Executive producer George Mazarakis said the bones and test results had been handed over to the police for further investigation.
"We've had an enormously positive response from our audience, and some criticism from scientific people. I had a call from a superintendent from Brandfort police to say thanks for airing the story because Danie had helped him find the body of a missing child within an hour of being called on for help," Mazarakis said.
"The bottom line is we did what we could. We hired a forensic archaeologist and anthropologist to do the dig, we took the evidence to a police-accredited laboratory and there it was proven beyond dispute that we had found human remains. It was not a case of us purely believing Danie; we did the story in as responsible and efficient a manner as possible," he added.
The police were not involved in the investigation, he said, because "we had no idea what we were going to find and we did not want to waste police time and resources on something that may not be real".
"If we were wrong, how is it that we found bodies and what does this mean?"
Gauteng police spokesperson Director Govindsamy Mariemuthoo said the police had taken possession of the evidence handed to them, and high-profile investigator Superintendent André Neethling had been assigned to the case.
"We are taking this matter seriously and realise it is in the public interest. As soon as there are any developments we will make them known," Mariemuthoo said.
But media experts have criticised the Carte Blanche story.
Harber said: "I am not sure what Carte Blanche was doing in this story, but it is not journalism. They base their report on two dubious characters - a clairvoyant and an ex-policeman with a mysterious super-machine - who led them to a patch of ground where they found a few unidentified bone fragments.

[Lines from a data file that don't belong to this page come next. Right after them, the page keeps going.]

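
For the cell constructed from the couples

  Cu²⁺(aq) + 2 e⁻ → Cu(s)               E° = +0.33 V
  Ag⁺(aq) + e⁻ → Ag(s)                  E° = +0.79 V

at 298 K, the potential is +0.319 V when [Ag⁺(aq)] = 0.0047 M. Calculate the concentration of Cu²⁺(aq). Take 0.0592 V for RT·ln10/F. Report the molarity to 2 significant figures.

The Ag⁺/Ag couple has the larger reduction potential, so it is the cathode: E°cell = +0.79 − (+0.33) = +0.46 V and n = 2.
Since E = E° − (0.0592/n)·log Q, log Q = n(E° − E)/0.0592 = 4.764.
The balanced reaction is 2 Ag⁺(aq) + Cu(s) → 2 Ag(s) + Cu²⁺(aq), so Q = [Cu²⁺(aq)] / [Ag⁺(aq)]^2.
Isolating [Cu²⁺(aq)] in Q = 10^{4.764} yields log [Cu²⁺(aq)] = 0.108, i.e. 1.3 M.

1.3 M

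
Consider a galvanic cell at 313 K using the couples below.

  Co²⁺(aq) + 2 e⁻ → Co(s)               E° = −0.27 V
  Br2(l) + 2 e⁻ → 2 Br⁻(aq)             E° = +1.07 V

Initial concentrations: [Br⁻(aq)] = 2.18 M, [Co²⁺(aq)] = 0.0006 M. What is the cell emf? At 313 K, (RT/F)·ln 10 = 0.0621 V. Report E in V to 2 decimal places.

+1.42 V

Since E°(Br₂/Br⁻) > E°(Co²⁺/Co), Br₂/Br⁻ serves as the cathode.
E°cell = +1.07 − (−0.27) = +1.34 V, with n = 2 electrons transferred.
Balancing gives Br2(l) + Co(s) → 2 Br⁻(aq) + Co²⁺(aq); hence Q = [Br⁻(aq)]^2·[Co²⁺(aq)] = 0.00285 (log Q = −2.545).
E = E° − (0.0621/n)·log Q = +1.34 − (0.0621/2)(−2.545) = +1.42 V.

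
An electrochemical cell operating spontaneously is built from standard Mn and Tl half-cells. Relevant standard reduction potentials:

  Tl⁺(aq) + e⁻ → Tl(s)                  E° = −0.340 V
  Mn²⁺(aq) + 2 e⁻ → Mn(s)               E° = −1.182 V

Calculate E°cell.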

This stuff belongs in a superhero comic, not in journalism."
Dr George Claassen - a former head of the Stellenbosch University school of journalism and director of Sceptic South Africa - has been equally scathing in his analysis of the story.
He has publicly challenged both Krugel and Theunissen to allow their claims to be scientifically tested under controlled scientific circumstances in front of the Carte Blanche team.
"The abracadabra Theunissen speaks at the scene is so funny one would have thought Landman and Mazarakis had ventured into a new field of comedy writing.
"That any serious journalist could make her viewers believe that Theunissen has any credibility, is astonishing," Claassen claims.
He had already issued an invitation to kykNET, broadcaster's of Theunissen's show Die Ander Kant (The Other Side), to scientifically test her claims that she is able to speak to the dead. This, he said, had never been taken up.
A glance at the Carte Blanche website, where viewers' comments on the show are posted, shows that many people are now calling for Krugel to use his machine to find four-year-old Madeleine McCann, who went missing in Spain in May.